When The Citadel was warming up in the Charlotte Coliseum, the place that represented the big time for any Southern guy, I noted something in the layup line that had been peculiarly absent for most of the year: forward Doug Bridges snorting and clapping and dunking with authority, if not fury. When Bridges was lit up to play his best game, he could score 30 against any team in the country. He was the best athlete on our squad. He had as beautiful a body as I have ever seen. That night Bridges's eyes looked like the place where madness was born. I felt my team coming together at last.
Richmond's captain, Johnny Moates, was the 11th-leading scorer in the nation, with an average of 25 points per game. He had the same look that I had spotted in Bridges's eyes, and I took that to be a bad omen for me. I shook hands with the five Richmond players. Moates regarded me with contempt.
I met him as he crossed half-court each time, his four teammates lining up to pick for him in endless combinations. "Pick left!" I'd hear Bridges cry out behind me. "Pick right, Pat!" DeBrosse screamed. "Double pick!" Mohr cried out as Richmond center Buster Batts came out to set a high-post screen. Moates, 6'1", lean and long and flowing, dribbled toward me. I went into my defensive crouch, slapped both hands on the shining floor and motioned for Moates to come and get it. Unfortunately, he accepted my invitation.
Sometimes Moates would dribble toward forward Tom Green, who would set a devastating pick, driving his bladelike knee into my left thigh. Fighting over the top of that pick, I would lose one step on Moates and he would go into the air, his eccentric-looking shot held high behind his head.
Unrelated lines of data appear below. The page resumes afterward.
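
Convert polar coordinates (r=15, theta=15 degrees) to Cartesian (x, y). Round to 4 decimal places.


x = 15 * cos(15) = 14.4889
y = 15 * sin(15) = 3.8823

(14.4889, 3.8823)


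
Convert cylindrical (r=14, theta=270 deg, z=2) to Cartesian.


x = 14 * cos(270) = 0
y = 14 * sin(270) = -14
z = 2

(0, -14, 2)


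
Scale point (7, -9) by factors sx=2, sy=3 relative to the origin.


Scaling: (x*sx, y*sy) = (7*2, -9*3) = (14, -27)

(14, -27)


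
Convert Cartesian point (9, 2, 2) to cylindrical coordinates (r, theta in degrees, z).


r = sqrt(9^2 + 2^2) = 9.2195
theta = atan2(2, 9) = 12.5288 deg
z = 2

r = 9.2195, theta = 12.5288 deg, z = 2


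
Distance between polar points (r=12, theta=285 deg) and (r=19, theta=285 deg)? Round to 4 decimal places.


d = sqrt(r1^2 + r2^2 - 2*r1*r2*cos(t2-t1))
d = sqrt(12^2 + 19^2 - 2*12*19*cos(285-285)) = 7

7


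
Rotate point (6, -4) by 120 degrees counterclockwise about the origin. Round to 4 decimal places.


x' = 6*cos(120) - -4*sin(120) = 0.4641
y' = 6*sin(120) + -4*cos(120) = 7.1962

(0.4641, 7.1962)


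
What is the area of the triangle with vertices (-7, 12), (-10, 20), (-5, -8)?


Area = |x1(y2-y3) + x2(y3-y1) + x3(y1-y2)| / 2
= |-7*(20--8) + -10*(-8-12) + -5*(12-20)| / 2
= 22

22


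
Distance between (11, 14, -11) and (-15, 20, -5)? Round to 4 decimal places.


d = sqrt((-15-11)^2 + (20-14)^2 + (-5--11)^2) = 27.3496

27.3496


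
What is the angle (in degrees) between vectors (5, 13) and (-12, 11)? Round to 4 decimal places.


dot = 5*-12 + 13*11 = 83
|u| = 13.9284, |v| = 16.2788
cos(angle) = 0.3661
angle = 68.5271 degrees

68.5271 degrees


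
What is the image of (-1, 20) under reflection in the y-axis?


Reflection across y-axis: (x, y) -> (-x, y)
(-1, 20) -> (1, 20)

(1, 20)


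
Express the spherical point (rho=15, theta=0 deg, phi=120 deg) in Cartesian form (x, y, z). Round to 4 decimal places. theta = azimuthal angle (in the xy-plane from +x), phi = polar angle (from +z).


x = 15 * sin(120) * cos(0) = 12.9904
y = 15 * sin(120) * sin(0) = 0
z = 15 * cos(120) = -7.5

(12.9904, 0, -7.5)


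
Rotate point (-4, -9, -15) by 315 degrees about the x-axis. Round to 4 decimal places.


x' = -4
y' = -9*cos(315) - -15*sin(315) = -16.9706
z' = -9*sin(315) + -15*cos(315) = -4.2426

(-4, -16.9706, -4.2426)


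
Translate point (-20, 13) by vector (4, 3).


Translation: (x+dx, y+dy) = (-20+4, 13+3) = (-16, 16)

(-16, 16)


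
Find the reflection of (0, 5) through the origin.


Reflection through origin: (x, y) -> (-x, -y)
(0, 5) -> (0, -5)

(0, -5)


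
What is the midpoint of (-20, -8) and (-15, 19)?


Midpoint = ((-20+-15)/2, (-8+19)/2) = (-17.5, 5.5)

(-17.5, 5.5)


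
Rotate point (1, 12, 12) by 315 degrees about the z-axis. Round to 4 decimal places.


x' = 1*cos(315) - 12*sin(315) = 9.1924
y' = 1*sin(315) + 12*cos(315) = 7.7782
z' = 12

(9.1924, 7.7782, 12)


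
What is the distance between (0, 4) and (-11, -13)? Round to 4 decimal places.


d = sqrt((-11-0)^2 + (-13-4)^2) = 20.2485

20.2485


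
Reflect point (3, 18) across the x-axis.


Reflection across x-axis: (x, y) -> (x, -y)
(3, 18) -> (3, -18)

(3, -18)


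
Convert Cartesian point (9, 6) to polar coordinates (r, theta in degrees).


r = sqrt(9^2 + 6^2) = 10.8167
theta = atan2(6, 9) = 33.6901 degrees

r = 10.8167, theta = 33.6901 degrees


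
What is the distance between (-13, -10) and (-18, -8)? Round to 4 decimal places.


d = sqrt((-18--13)^2 + (-8--10)^2) = 5.3852

5.3852


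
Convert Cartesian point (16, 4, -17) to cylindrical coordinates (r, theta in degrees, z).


r = sqrt(16^2 + 4^2) = 16.4924
theta = atan2(4, 16) = 14.0362 deg
z = -17

r = 16.4924, theta = 14.0362 deg, z = -17


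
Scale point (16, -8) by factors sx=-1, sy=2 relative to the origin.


Scaling: (x*sx, y*sy) = (16*-1, -8*2) = (-16, -16)

(-16, -16)


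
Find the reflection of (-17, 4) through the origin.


Reflection through origin: (x, y) -> (-x, -y)
(-17, 4) -> (17, -4)

(17, -4)


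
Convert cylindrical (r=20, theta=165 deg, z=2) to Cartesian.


x = 20 * cos(165) = -19.3185
y = 20 * sin(165) = 5.1764
z = 2

(-19.3185, 5.1764, 2)


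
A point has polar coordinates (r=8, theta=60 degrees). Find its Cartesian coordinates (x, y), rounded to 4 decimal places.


x = 8 * cos(60) = 4
y = 8 * sin(60) = 6.9282

(4, 6.9282)


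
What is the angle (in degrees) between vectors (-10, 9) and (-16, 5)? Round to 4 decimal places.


dot = -10*-16 + 9*5 = 205
|u| = 13.4536, |v| = 16.7631
cos(angle) = 0.909
angle = 24.6332 degrees

24.6332 degrees


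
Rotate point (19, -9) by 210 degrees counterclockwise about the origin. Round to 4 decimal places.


x' = 19*cos(210) - -9*sin(210) = -20.9545
y' = 19*sin(210) + -9*cos(210) = -1.7058

(-20.9545, -1.7058)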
In one agonizing three-minute stretch in the first half, Moates came at me four times in a row, took me over a series of 10 picks and hit four long-range jumpers and, when I fouled him out of frustration on the last shot, a free throw. My teammates shouted encouragement. "Get 'em, Pat! Fight him, Pat! Fight your ass off!"
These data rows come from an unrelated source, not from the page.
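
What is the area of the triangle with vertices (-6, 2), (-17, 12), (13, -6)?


Area = |x1(y2-y3) + x2(y3-y1) + x3(y1-y2)| / 2
= |-6*(12--6) + -17*(-6-2) + 13*(2-12)| / 2
= 51

51


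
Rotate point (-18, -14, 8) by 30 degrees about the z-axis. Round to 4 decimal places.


x' = -18*cos(30) - -14*sin(30) = -8.5885
y' = -18*sin(30) + -14*cos(30) = -21.1244
z' = 8

(-8.5885, -21.1244, 8)


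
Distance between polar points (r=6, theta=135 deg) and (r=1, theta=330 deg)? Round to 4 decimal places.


d = sqrt(r1^2 + r2^2 - 2*r1*r2*cos(t2-t1))
d = sqrt(6^2 + 1^2 - 2*6*1*cos(330-135)) = 6.9707

6.9707


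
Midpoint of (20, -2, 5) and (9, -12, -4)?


Midpoint = ((20+9)/2, (-2+-12)/2, (5+-4)/2) = (14.5, -7, 0.5)

(14.5, -7, 0.5)


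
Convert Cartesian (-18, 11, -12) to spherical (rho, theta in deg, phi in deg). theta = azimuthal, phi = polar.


rho = sqrt((-18)^2 + 11^2 + (-12)^2) = 24.2693
theta = atan2(11, -18) = 148.5704 deg
phi = acos(-12/24.2693) = 119.6336 deg

rho = 24.2693, theta = 148.5704 deg, phi = 119.6336 deg


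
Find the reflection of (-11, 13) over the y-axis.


Reflection across y-axis: (x, y) -> (-x, y)
(-11, 13) -> (11, 13)

(11, 13)


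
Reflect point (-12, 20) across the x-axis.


Reflection across x-axis: (x, y) -> (x, -y)
(-12, 20) -> (-12, -20)

(-12, -20)


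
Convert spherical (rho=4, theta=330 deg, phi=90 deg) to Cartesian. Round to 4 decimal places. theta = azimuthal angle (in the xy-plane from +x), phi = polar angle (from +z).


x = 4 * sin(90) * cos(330) = 3.4641
y = 4 * sin(90) * sin(330) = -2
z = 4 * cos(90) = 0

(3.4641, -2, 0)


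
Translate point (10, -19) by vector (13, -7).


Translation: (x+dx, y+dy) = (10+13, -19+-7) = (23, -26)

(23, -26)


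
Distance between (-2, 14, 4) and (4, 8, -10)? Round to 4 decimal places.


d = sqrt((4--2)^2 + (8-14)^2 + (-10-4)^2) = 16.3707

16.3707


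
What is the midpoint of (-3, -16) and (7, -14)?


Midpoint = ((-3+7)/2, (-16+-14)/2) = (2, -15)

(2, -15)


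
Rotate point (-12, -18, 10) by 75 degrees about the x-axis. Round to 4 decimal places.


x' = -12
y' = -18*cos(75) - 10*sin(75) = -14.318
z' = -18*sin(75) + 10*cos(75) = -14.7985

(-12, -14.318, -14.7985)


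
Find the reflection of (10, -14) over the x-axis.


Reflection across x-axis: (x, y) -> (x, -y)
(10, -14) -> (10, 14)

(10, 14)


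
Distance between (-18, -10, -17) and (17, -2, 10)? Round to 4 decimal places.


d = sqrt((17--18)^2 + (-2--10)^2 + (10--17)^2) = 44.9222

44.9222


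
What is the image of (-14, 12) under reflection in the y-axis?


Reflection across y-axis: (x, y) -> (-x, y)
(-14, 12) -> (14, 12)

(14, 12)


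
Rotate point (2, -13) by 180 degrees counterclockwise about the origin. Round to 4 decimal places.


x' = 2*cos(180) - -13*sin(180) = -2
y' = 2*sin(180) + -13*cos(180) = 13

(-2, 13)


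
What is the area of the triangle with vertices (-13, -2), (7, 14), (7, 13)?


Area = |x1(y2-y3) + x2(y3-y1) + x3(y1-y2)| / 2
= |-13*(14-13) + 7*(13--2) + 7*(-2-14)| / 2
= 10

10


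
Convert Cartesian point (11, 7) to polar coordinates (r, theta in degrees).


r = sqrt(11^2 + 7^2) = 13.0384
theta = atan2(7, 11) = 32.4712 degrees

r = 13.0384, theta = 32.4712 degrees


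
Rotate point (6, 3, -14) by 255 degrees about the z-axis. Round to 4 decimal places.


x' = 6*cos(255) - 3*sin(255) = 1.3449
y' = 6*sin(255) + 3*cos(255) = -6.572
z' = -14

(1.3449, -6.572, -14)


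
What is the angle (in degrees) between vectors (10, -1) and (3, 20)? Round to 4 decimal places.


dot = 10*3 + -1*20 = 10
|u| = 10.0499, |v| = 20.2237
cos(angle) = 0.0492
angle = 87.1798 degrees

87.1798 degrees


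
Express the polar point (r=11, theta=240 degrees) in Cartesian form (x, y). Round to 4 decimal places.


x = 11 * cos(240) = -5.5
y = 11 * sin(240) = -9.5263

(-5.5, -9.5263)


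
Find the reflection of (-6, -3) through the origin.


Reflection through origin: (x, y) -> (-x, -y)
(-6, -3) -> (6, 3)

(6, 3)


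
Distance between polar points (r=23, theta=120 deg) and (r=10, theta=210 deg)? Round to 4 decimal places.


d = sqrt(r1^2 + r2^2 - 2*r1*r2*cos(t2-t1))
d = sqrt(23^2 + 10^2 - 2*23*10*cos(210-120)) = 25.0799

25.0799


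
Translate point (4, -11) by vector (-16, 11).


Translation: (x+dx, y+dy) = (4+-16, -11+11) = (-12, 0)

(-12, 0)


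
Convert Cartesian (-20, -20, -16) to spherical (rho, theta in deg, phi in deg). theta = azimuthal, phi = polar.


rho = sqrt((-20)^2 + (-20)^2 + (-16)^2) = 32.4962
theta = atan2(-20, -20) = 225 deg
phi = acos(-16/32.4962) = 119.4962 deg

rho = 32.4962, theta = 225 deg, phi = 119.4962 deg


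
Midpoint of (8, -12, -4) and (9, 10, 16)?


Midpoint = ((8+9)/2, (-12+10)/2, (-4+16)/2) = (8.5, -1, 6)

(8.5, -1, 6)


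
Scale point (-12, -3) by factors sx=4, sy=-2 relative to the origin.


Scaling: (x*sx, y*sy) = (-12*4, -3*-2) = (-48, 6)

(-48, 6)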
After Moates made the nine straight points, I changed my tactics. I realized he was planning to score 60 against me and was fully capable of doing it. I started taunting him: "Hey, Moates, don't you have some other guys on this team? Hey, Green, don't you like to shoot every now and then? I've seen ball hogs in my life, but this guy thinks he's the only guy out here."
"Shut up, Conroy," Moates said as he passed to Green for the first time.
"Wow, give him an assist," I screamed. "Nice pass, Moates. You're not a virgin anymore."
I looked like I knew what I was doing whenever I got the ball to Bridges or Mohr. Bridges played in a special realm that day, as though not subject to laws of physics. Every time I threw the ball to him I simply got out of his way. He made spinning, wheeling jump shots as he faded back toward the out-of-bounds lines, off-balance, uncontrolled.